2004 AIME II Problems/Problem 4

Problem

How many positive integers less than 10,000 have at most two different digits?

Solution

First, let's count numbers with only a single digit. We have nine of these for each length, and four lengths, so 36 total numbers.

Now, let's count those with two distinct digits. We handle the cases "0 included" and "0 not included" separately.

There are ${9 \choose 2}$ ways to choose two digits, $A$ and $B$ . Given two digits, there are $2^n - 2$ ways to arrange them in an $n$ -digit number, for a total of $(2^1 - 2) + (2^2 - 2) + (2^3 -2) + (2^4 - 2) = 22$ such numbers (or we can list them: $AB, BA, AAB, ABA, BAA, ABB, BAB, BBA, AAAB, AABA, ABAA,$ $BAAA, AABB, ABAB, BAAB, ABBA, BABA, BBAA, ABBB, BABB, BBAB, BBBA$ ). Thus, we have ${9 \choose 2} \cdot 22 = 36\cdot22 = 792$ numbers of this form.

Now, suppose 0 is one of our digits. We have nine choices for the other digit.
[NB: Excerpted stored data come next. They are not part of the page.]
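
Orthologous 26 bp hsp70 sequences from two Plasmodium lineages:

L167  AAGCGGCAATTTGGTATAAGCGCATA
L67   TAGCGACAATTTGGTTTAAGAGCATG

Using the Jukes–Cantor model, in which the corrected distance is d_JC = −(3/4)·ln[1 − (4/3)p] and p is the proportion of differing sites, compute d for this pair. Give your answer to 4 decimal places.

0.2222

Differing sites — 1:A/T; 6:G/A; 16:A/T; 21:C/A; 26:A/G.
p = 5/26 = 0.192308.
d = −0.75 · ln(1 − (4/3)·0.192308) = −0.75 · ln(0.743589) = −0.75 · (-0.296267) = 0.2222.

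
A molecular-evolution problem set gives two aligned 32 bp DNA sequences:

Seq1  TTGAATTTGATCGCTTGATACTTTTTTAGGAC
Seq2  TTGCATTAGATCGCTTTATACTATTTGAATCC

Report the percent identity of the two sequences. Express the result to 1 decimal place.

75.0%

The sequences differ at positions 4 (A/C), 8 (T/A), 17 (G/T), 23 (T/A), 27 (T/G), 29 (G/A), 30 (G/T), 31 (A/C).
24 of the 32 sites match, so the percent identity is 24/32 × 100 = 75.0%.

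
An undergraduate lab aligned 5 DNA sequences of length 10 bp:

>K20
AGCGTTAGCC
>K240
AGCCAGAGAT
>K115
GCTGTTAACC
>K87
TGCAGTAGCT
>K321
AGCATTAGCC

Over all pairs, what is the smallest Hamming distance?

Pairwise Hamming distances:
  K20 vs K240: 5
  K20 vs K115: 4
  K20 vs K87: 4
  K20 vs K321: 1
  K240 vs K115: 9
  K240 vs K87: 5
  K240 vs K321: 5
  K115 vs K87: 7
  K115 vs K321: 5
  K87 vs K321: 3
The smallest is 1, between K20 and K321.

1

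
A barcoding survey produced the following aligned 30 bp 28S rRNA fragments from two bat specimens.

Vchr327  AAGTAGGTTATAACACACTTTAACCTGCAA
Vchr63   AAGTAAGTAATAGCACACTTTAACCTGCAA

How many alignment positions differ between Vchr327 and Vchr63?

Mismatches occur at site 6 (G/A), site 9 (T/A), site 13 (A/G).
That gives 3 mismatches out of 30 aligned sites, so the Hamming distance is 3.

3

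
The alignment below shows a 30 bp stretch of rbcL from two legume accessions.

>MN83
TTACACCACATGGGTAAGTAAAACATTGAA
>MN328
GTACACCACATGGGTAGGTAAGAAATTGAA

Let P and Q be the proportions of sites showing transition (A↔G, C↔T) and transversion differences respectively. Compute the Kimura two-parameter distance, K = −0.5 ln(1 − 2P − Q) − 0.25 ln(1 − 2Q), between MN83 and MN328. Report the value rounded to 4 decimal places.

The sequences differ at positions 1 (T/G, transversion), 17 (A/G, transition), 22 (A/G, transition), 24 (C/A, transversion).
Of the 4 differences, 2 transitions and 2 transversions over 30 sites: P = 2/30 = 0.066667, Q = 2/30 = 0.066667.
d = −0.5·ln(0.799999) − 0.25·ln(0.866666) = −0.5·(-0.223145) − 0.25·(-0.143102) = 0.1473.

0.1473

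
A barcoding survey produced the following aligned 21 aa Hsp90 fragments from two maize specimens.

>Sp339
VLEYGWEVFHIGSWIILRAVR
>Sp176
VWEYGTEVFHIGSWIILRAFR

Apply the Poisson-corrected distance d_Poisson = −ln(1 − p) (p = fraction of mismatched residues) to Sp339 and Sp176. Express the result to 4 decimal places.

0.1542

Mismatches occur at site 2 (L↔W), site 6 (W↔T), site 20 (V↔F).
p = 3/21 = 0.142857.
d = −ln(1 − 0.142857) = −ln(0.857143) = 0.1542.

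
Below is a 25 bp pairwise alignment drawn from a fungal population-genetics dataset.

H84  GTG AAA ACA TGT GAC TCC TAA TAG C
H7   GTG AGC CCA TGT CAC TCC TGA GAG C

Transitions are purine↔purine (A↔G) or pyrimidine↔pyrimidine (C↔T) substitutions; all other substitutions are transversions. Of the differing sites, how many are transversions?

4

Differing sites — 5:A/G (Ti); 6:A/C (Tv); 7:A/C (Tv); 13:G/C (Tv); 20:A/G (Ti); 22:T/G (Tv).
Of the 6 differences, 2 transitions and 4 transversions, so the answer is 4.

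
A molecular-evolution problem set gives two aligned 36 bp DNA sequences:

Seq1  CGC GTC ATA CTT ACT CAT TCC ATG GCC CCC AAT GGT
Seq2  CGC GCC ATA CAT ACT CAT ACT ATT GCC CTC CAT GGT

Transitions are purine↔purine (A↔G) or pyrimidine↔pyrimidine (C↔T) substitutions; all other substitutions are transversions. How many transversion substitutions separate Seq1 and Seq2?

The sequences differ at positions 5 (T/C, transition), 11 (T/A, transversion), 19 (T/A, transversion), 21 (C/T, transition), 24 (G/T, transversion), 29 (C/T, transition), 31 (A/C, transversion).
Of the 7 differences, 3 transitions and 4 transversions, so the answer is 4.

4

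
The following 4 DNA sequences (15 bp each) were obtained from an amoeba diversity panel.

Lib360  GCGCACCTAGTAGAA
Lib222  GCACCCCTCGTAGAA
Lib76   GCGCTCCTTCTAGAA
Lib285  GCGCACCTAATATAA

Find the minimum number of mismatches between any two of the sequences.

2

Pairwise Hamming distances:
  Lib360 vs Lib222: 3
  Lib360 vs Lib76: 3
  Lib360 vs Lib285: 2
  Lib222 vs Lib76: 4
  Lib222 vs Lib285: 5
  Lib76 vs Lib285: 4
The smallest is 2, between Lib360 and Lib285.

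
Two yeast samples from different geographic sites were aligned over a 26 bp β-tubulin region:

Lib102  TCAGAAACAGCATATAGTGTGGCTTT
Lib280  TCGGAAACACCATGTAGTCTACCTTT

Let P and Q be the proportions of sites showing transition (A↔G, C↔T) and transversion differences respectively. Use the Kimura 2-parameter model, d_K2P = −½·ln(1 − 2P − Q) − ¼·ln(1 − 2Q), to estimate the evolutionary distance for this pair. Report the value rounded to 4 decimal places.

Differing sites — 3:A/G (Ti); 10:G/C (Tv); 14:A/G (Ti); 19:G/C (Tv); 21:G/A (Ti); 22:G/C (Tv).
Of the 6 differences, 3 transitions and 3 transversions over 26 sites: P = 3/26 = 0.115385, Q = 3/26 = 0.115385.
d = −0.5·ln(0.653845) − 0.25·ln(0.769230) = −0.5·(-0.424885) − 0.25·(-0.262365) = 0.2780.

0.2780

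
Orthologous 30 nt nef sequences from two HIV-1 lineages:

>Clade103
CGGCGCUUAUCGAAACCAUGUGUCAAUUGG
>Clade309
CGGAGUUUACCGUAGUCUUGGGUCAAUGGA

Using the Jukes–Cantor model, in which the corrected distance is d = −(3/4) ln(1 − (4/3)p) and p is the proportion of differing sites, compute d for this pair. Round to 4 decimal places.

0.4408

The sequences differ at positions 4 (C/A), 6 (C/U), 10 (U/C), 13 (A/U), 15 (A/G), 16 (C/U), 18 (A/U), 21 (U/G), 28 (U/G), 30 (G/A).
p = 10/30 = 0.333333.
d = −0.75 · ln(1 − (4/3)·0.333333) = −0.75 · ln(0.555556) = −0.75 · (-0.587786) = 0.4408.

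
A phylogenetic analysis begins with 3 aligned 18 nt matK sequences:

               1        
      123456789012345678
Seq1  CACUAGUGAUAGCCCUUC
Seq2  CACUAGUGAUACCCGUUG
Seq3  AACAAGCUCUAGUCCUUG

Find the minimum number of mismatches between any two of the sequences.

3

Pairwise Hamming distances:
  Seq1 vs Seq2: 3
  Seq1 vs Seq3: 7
  Seq2 vs Seq3: 8
The smallest is 3, between Seq1 and Seq2.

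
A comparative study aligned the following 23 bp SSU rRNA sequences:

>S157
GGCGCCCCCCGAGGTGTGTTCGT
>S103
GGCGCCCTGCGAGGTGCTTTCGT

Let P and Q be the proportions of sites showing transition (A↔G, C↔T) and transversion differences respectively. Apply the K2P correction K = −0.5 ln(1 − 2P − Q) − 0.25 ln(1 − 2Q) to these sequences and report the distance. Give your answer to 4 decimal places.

0.1989

The sequences differ at positions 8 (C/T, transition), 9 (C/G, transversion), 17 (T/C, transition), 18 (G/T, transversion).
Of the 4 differences, 2 transitions and 2 transversions over 23 sites: P = 2/23 = 0.086957, Q = 2/23 = 0.086957.
d = −0.5·ln(0.739129) − 0.25·ln(0.826086) = −0.5·(-0.302283) − 0.25·(-0.191056) = 0.1989.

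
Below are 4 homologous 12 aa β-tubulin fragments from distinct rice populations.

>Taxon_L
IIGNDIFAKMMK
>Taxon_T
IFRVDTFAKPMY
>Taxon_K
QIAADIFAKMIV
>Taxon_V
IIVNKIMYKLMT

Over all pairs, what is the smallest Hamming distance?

5

Pairwise Hamming distances:
  Taxon_L vs Taxon_T: 6
  Taxon_L vs Taxon_K: 5
  Taxon_L vs Taxon_V: 6
  Taxon_T vs Taxon_K: 8
  Taxon_T vs Taxon_V: 9
  Taxon_K vs Taxon_V: 9
The smallest is 5, between Taxon_L and Taxon_K.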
For each choice, we have $2^{n - 1} - 1$ $n$ -digit numbers we can form, for a total of $(2^0 - 1) + (2^1 - 1) + (2^2 - 1) + (2^3 - 1) = 11$ such numbers (or we can list them: $A0, A00, A0A, AA0, A000, AA00, A0A0, A00A, AAA0, AA0A, A0AA$ ). This gives us $9\cdot 11 = 99$ numbers of this form.

Thus, in total, we have $36 + 792 + 99 = \boxed{927}$ such numbers.

Solution 2

We use casework on the number of digits for this problem.

If the number has a single digit, namely the number $n \in [1,9],$ we can clearly all such $n$ work.

If the number has two digits, or the number $n \in [10,99]$ we can clearly see all such $n$ work.

If the number $n$ has three digits, there are a total of $900$ three digit numbers, and there are $9 \cdot 9 \cdot 8$ numbers that have all distinct digits so there are $900 - 9 \cdot 9 \cdot 8$ total three digit numbers that work.

If the number $n$ has four digits, then we have a total of $9 +\binom{9}{2}\left(\binom{4}{1}+\binom{4}{2} +\binom{4}{3}\right) + 9 \cdot \left(\binom{3}{1}+\binom{3}{2} +\binom{3}{3}\right)$ so in total we get $\boxed{927}$ numbers that work.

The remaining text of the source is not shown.